Near-silence filled the room, broken only by the eerie, watery pulse of Lake Baikal sloshing against the metal leviathan. A slight stir to his left caught his attention. Hypnos. Séverin scooted forward. The other boy lay utterly still, and for a wild moment Séverin prayed that time itself had stopped because Hypnos lay far too still. He wanted to be like ice, but there were too many cracks in his armor. The closer he got to Hypnos, the more old memories slithered out from the fissures, scalding him. Séverin remembered the brothers they had been—cut from the shadows and resigned to them; Hypnos’s singing voice; sunlight flooding the false theatre in which they had played at being the wanted sons of pale patriarchs. With his bound hands, he nudged at Hypnos’s body, managing to flip him over.

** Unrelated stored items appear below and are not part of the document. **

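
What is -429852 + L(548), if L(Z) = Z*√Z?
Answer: -429852 + 1096*√137 ≈ -4.1702e+5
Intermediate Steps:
L(Z) = Z^(3/2)
-429852 + L(548) = -429852 + 548^(3/2) = -429852 + 1096*√137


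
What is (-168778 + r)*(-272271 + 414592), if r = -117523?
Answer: -40746644621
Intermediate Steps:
(-168778 + r)*(-272271 + 414592) = (-168778 - 117523)*(-272271 + 414592) = -286301*142321 = -40746644621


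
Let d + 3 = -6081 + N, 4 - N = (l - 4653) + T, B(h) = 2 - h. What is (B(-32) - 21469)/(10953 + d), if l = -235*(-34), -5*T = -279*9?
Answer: -35725/1723 ≈ -20.734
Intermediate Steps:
T = 2511/5 (T = -(-279)*9/5 = -⅕*(-2511) = 2511/5 ≈ 502.20)
l = 7990
N = -19176/5 (N = 4 - ((7990 - 4653) + 2511/5) = 4 - (3337 + 2511/5) = 4 - 1*19196/5 = 4 - 19196/5 = -19176/5 ≈ -3835.2)
d = -49596/5 (d = -3 + (-6081 - 19176/5) = -3 - 49581/5 = -49596/5 ≈ -9919.2)
(B(-32) - 21469)/(10953 + d) = ((2 - 1*(-32)) - 21469)/(10953 - 49596/5) = ((2 + 32) - 21469)/(5169/5) = (34 - 21469)*(5/5169) = -21435*5/5169 = -35725/1723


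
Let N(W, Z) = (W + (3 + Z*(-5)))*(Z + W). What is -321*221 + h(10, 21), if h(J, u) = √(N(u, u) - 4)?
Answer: -70941 + I*√3406 ≈ -70941.0 + 58.361*I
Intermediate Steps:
N(W, Z) = (W + Z)*(3 + W - 5*Z) (N(W, Z) = (W + (3 - 5*Z))*(W + Z) = (3 + W - 5*Z)*(W + Z) = (W + Z)*(3 + W - 5*Z))
h(J, u) = √(-4 - 8*u² + 6*u) (h(J, u) = √((u² - 5*u² + 3*u + 3*u - 4*u*u) - 4) = √((u² - 5*u² + 3*u + 3*u - 4*u²) - 4) = √((-8*u² + 6*u) - 4) = √(-4 - 8*u² + 6*u))
-321*221 + h(10, 21) = -321*221 + √(-4 - 8*21² + 6*21) = -70941 + √(-4 - 8*441 + 126) = -70941 + √(-4 - 3528 + 126) = -70941 + √(-3406) = -70941 + I*√3406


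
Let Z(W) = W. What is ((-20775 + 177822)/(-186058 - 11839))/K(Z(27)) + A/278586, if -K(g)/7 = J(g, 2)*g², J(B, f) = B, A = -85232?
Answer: -2049321006923/6698457037503 ≈ -0.30594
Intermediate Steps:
K(g) = -7*g³ (K(g) = -7*g*g² = -7*g³)
((-20775 + 177822)/(-186058 - 11839))/K(Z(27)) + A/278586 = ((-20775 + 177822)/(-186058 - 11839))/((-7*27³)) - 85232/278586 = (157047/(-197897))/((-7*19683)) - 85232*1/278586 = (157047*(-1/197897))/(-137781) - 6088/19899 = -157047/197897*(-1/137781) - 6088/19899 = 52349/9088815519 - 6088/19899 = -2049321006923/6698457037503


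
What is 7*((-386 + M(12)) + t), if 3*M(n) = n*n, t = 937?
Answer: 4193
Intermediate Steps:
M(n) = n²/3 (M(n) = (n*n)/3 = n²/3)
7*((-386 + M(12)) + t) = 7*((-386 + (⅓)*12²) + 937) = 7*((-386 + (⅓)*144) + 937) = 7*((-386 + 48) + 937) = 7*(-338 + 937) = 7*599 = 4193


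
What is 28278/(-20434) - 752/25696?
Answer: -23187433/16408502 ≈ -1.4131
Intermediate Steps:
28278/(-20434) - 752/25696 = 28278*(-1/20434) - 752*1/25696 = -14139/10217 - 47/1606 = -23187433/16408502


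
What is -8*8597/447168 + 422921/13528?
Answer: 38689625/1243686 ≈ 31.109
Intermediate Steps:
-8*8597/447168 + 422921/13528 = -68776*1/447168 + 422921*(1/13528) = -8597/55896 + 22259/712 = 38689625/1243686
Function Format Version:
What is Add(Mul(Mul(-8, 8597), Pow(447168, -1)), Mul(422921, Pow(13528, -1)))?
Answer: Rational(38689625, 1243686) ≈ 31.109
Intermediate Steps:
Add(Mul(Mul(-8, 8597), Pow(447168, -1)), Mul(422921, Pow(13528, -1))) = Add(Mul(-68776, Rational(1, 447168)), Mul(422921, Rational(1, 13528))) = Add(Rational(-8597, 55896), Rational(22259, 712)) = Rational(38689625, 1243686)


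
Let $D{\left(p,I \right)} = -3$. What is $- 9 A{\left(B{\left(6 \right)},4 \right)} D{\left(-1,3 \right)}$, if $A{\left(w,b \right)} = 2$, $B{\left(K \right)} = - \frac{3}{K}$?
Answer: $54$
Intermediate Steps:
$- 9 A{\left(B{\left(6 \right)},4 \right)} D{\left(-1,3 \right)} = \left(-9\right) 2 \left(-3\right) = \left(-18\right) \left(-3\right) = 54$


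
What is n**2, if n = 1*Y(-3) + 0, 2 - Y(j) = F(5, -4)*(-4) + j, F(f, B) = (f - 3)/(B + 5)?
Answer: 169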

The other boy let out a low growl, curling his hand under his chin as he … sucked his thumb?

Hypnos was asleep.

“Wake up,” hissed Séverin.

The sleeping Hypnos merely scowled harder, but didn’t wake.

“He’ll be fine,” said another voice emerging from the darkened end of the leviathan. “I got to him before the second round of the blood Forging attack. The ice wine put the Order to sleep, and the blood Forging woke them up … though it won’t let them move for another twelve hours.”

The matriarch approached them. Her fur coat was clasped at her throat like a cape. But the rest of her attire was trousers and boots. She was the one who had knocked him unconscious. She gestured at her outfit and kicked lightly at a discarded mask on the floor. “Camouflage. I have you and your cohort to thank for the idea.”

“You’re—you’re not—”

“Affected by the blood Forged drinks?” she asked. “I’ve thoroughly immunized myself to them.”

Of course, thought Séverin, her little vials served with her suppers. The matriarch held out a tin of biscuits and a jar of the raspberry-cherry jam he had once loved.

“You took a bad fall … my apologies. Food will help. Besides, you need to eat before the journey.”

Journey?

“Wh-what are you—”

“Rescuing you,” said the matriarch abruptly. “You have no idea what’s going on up there, do you? Allow me to illuminate the situation.”

“Free me,” demanded Séverin, raising his chained hands.